Je suis issu d’une famille franco-algérienne qui a su s’unir et rester unie, par-delà les conflits qui ont déchiré le monde. Au début de la guerre d’Algérie ma mère, née d’un père algérien et musulman et d’une mère française et catholique, venait d’avoir trois ans. Fille de l’indépendance de deux parents qui avaient trouvé dans la France un refuge pour vivre leur amour, elle devait rencontrer quelques années plus tard mon père qui, pendant la guerre, luttait, jeune homme, lui aussi pour la liberté et les Droits de l’Homme. Leur couple s’est établi puis s’est épanoui en France : je dois à la France mon existence.

Scolarisé à l’école publique française, à Paris puis dans la belle petite ville de Château-Thierry, j’ai vécu mes premières expériences de racisme en classe, dans les rires cruels de mes camarades. Grâce à une structure républicaine solide, confiante et forte de ses valeurs et grâce à un tissu social riche de dialogue et de tolérance, je me suis cependant libéré de ce racisme par l’école, grâce à des enseignants et des professeurs qui m'ont appris l'amour du Savoir et l'amour de l'amour des autres : je dois à la France mes amitiés. 
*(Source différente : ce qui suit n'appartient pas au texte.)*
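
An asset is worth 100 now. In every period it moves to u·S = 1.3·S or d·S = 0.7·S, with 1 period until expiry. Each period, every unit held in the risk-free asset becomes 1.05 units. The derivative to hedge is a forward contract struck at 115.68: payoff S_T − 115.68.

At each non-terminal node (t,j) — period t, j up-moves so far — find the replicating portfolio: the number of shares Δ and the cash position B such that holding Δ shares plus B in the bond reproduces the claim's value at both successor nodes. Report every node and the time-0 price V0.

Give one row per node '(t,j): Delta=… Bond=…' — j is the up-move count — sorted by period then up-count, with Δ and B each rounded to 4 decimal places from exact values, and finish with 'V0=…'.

(0,0): Delta=1.0000 Bond=-110.1714
V0=-10.1714

Since d<R<u, set p* = (R−d)/(u−d) = 0.5833; price each node as the discounted p*-expectation of its children.
Terminal values V(1,·): V(1,0)=-45.6800, V(1,1)=14.3200
Node (0,0) S=100.0000: V=(p*·14.3200+(1−p*)·-45.6800)/1.05=-10.1714; Δ=(14.3200−-45.6800)/(130.0000−70.0000)=1.0000; B=V−Δ·S=-110.1714
The time-0 hedge costs -10.1714, which is the no-arbitrage price.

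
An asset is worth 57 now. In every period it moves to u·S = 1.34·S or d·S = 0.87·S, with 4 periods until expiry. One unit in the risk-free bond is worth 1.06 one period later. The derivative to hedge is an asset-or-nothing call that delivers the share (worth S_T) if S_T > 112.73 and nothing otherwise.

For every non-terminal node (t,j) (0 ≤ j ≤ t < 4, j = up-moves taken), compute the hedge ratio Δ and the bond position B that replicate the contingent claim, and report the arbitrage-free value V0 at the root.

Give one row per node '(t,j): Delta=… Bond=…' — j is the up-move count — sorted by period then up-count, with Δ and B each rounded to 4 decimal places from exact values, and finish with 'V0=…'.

(0,0): Delta=1.2257 Bond=-51.0975
(1,0): Delta=0.7446 Bond=-30.3057
(1,1): Delta=1.6860 Bond=-89.3220
(2,0): Delta=0.0000 Bond=0.0000
(2,1): Delta=1.4570 Bond=-79.4646
(2,2): Delta=1.9051 Bond=-117.1058
(3,0): Delta=0.0000 Bond=0.0000
(3,1): Delta=0.0000 Bond=0.0000
(3,2): Delta=2.8511 Bond=-208.3646
(3,3): Delta=1.0000 Bond=0.0000
V0=18.7667

The replicating-portfolio and risk-neutral prices coincide; use p* = (1.06−0.87)/(1.34−0.87) = 0.4043 for the latter.
Payoff layer (t=4): V(4,0)=0.0000, V(4,1)=0.0000, V(4,2)=0.0000, V(4,3)=119.3187, V(4,4)=183.7782
Node (3,0) S=37.5347: V=(p*·0.0000+(1−p*)·0.0000)/1.06=0.0000; Δ=(0.0000−0.0000)/(50.2965−32.6552)=0.0000; B=V−Δ·S=0.0000
Node (3,1) S=57.8120: V=(p*·0.0000+(1−p*)·0.0000)/1.06=0.0000; Δ=(0.0000−0.0000)/(77.4681−50.2965)=0.0000; B=V−Δ·S=0.0000
Node (3,2) S=89.0438: V=(p*·119.3187+(1−p*)·0.0000)/1.06=45.5049; Δ=(119.3187−0.0000)/(119.3187−77.4681)=2.8511; B=V−Δ·S=-208.3646
Node (3,3) S=137.1479: V=(p*·183.7782+(1−p*)·119.3187)/1.06=137.1479; Δ=(183.7782−119.3187)/(183.7782−119.3187)=1.0000; B=V−Δ·S=0.0000
Node (2,0) S=43.1433: V=(p*·0.0000+(1−p*)·0.0000)/1.06=0.0000; Δ=(0.0000−0.0000)/(57.8120−37.5347)=0.0000; B=V−Δ·S=0.0000
Node (2,1) S=66.4506: V=(p*·45.5049+(1−p*)·0.0000)/1.06=17.3543; Δ=(45.5049−0.0000)/(89.0438−57.8120)=1.4570; B=V−Δ·S=-79.4646
Node (2,2) S=102.3492: V=(p*·137.1479+(1−p*)·45.5049)/1.06=77.8793; Δ=(137.1479−45.5049)/(137.1479−89.0438)=1.9051; B=V−Δ·S=-117.1058
Node (1,0) S=49.5900: V=(p*·17.3543+(1−p*)·0.0000)/1.06=6.6185; Δ=(17.3543−0.0000)/(66.4506−43.1433)=0.7446; B=V−Δ·S=-30.3057
Node (1,1) S=76.3800: V=(p*·77.8793+(1−p*)·17.3543)/1.06=39.4546; Δ=(77.8793−17.3543)/(102.3492−66.4506)=1.6860; B=V−Δ·S=-89.3220
Node (0,0) S=57.0000: V=(p*·39.4546+(1−p*)·6.6185)/1.06=18.7667; Δ=(39.4546−6.6185)/(76.3800−49.5900)=1.2257; B=V−Δ·S=-51.0975
The time-0 hedge costs 18.7667, which is the no-arbitrage price.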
Jeune élu à 14 ans, très vite engagé au service de l’Intérêt général, j’ai eu la chance de vite intérioriser les symboles de la République et de vivre ma dimension collective en ne cessant jamais d’apprendre dans un milieu scolaire qui faisait toute sa place à l’esprit critique, à l’enseignement civique et à la Raison. La Fontaine, Molière, d’Alembert, Voltaire, Rousseau, Diderot ont opéré aussi en moi leur révolution : je dois à la France ma conception exigeante et incarnée de la citoyenneté et de la démocratie. Je dois à la France, la France des Lumières, mon amour pour l’Universel des Droits de l’Homme et du Citoyen.

Adolescent dans un monde toujours plus ébranlé lors du 11 septembre 2001, je suis de la génération du 21 avril 2002 qui m’a fait sortir de mes gongs et dans la rue pour la première fois. J’ai pu voir alors tout le pays uni et dressé contre un parti qui ricanait des chambres à gaz et qui pouvait arriver au pouvoir : je dois à la France la fierté inébranlable d’être républicain. Je dois à la France la liberté d’expression de mes opinions et la liberté de réflexion et de formulation de toutes mes critiques. Je dois à la France la liberté – Liberté, comme je suis fier d’écrire ton nom en Français.

Jeune étudiant en Droit dans une petite chambre de 9m2 dans un quartier difficile de Reims : je dois à la France un système social qui rend possible une université pour des foyers au train de vie modeste -je dois à la France la victoire de ses luttes sociales et la fonction du mérite dans l’ascension sociale. Jeune voyageur dans l’Est américain, dans le continent africain, dans la sauvage Rio de Janeiro, dans l’immense Russie : je dois à la France de représenter partout à travers le monde la liberté, l’égalité et la fraternité. Aujourd’hui chercheur en Droit, avocat et élu local : je dois à la France mon émancipation intellectuelle, culturelle, sociale et politique.

La France a une histoire complexe – quel pays n’en n’a pas ? Mais aucun pays comme elle n’a cette effervescence humaniste profonde qui offre à tous l’émancipation, le dialogue, la tolérance, l’amitié, et la paix - des valeurs toujours enveloppées dans des intelligentes remises en question dont la France elle seule a le secret, de Victor Hugo à Ladji Ly en passant par Paul Eluard et Gisèle Halimi ; aucun pays comme elle n’a ce regard acéré sur le monde qui lui permet une parole franche, courageuse, libre et crédible lorsqu’il s’agit d’intervenir pour la défense des droits de l’homme ; aucun pays comme elle ne clame haut et fort sur tous ses frontons ces mots d’ordre qui sont des phares, qui sont des guides : Liberté, Egalité, Fraternité – à crier aujourd’hui plus que jamais avec un point d’exclamation.

La France a déjà connu des batailles. A l’intérieur de son territoire et à l’extérieur. Elle en connaîtra encore. Des batailles et des combats qu’elle gagnera. Parce qu’elle est la France, elle gagnera toujours et toujours fera triompher ses valeurs universelles. Cette cause, la victoire de la liberté, de l’égalité et de la fraternité, est une cause que je serai toujours prêt à défendre ; et à le faire sur ma vie, tous les jours.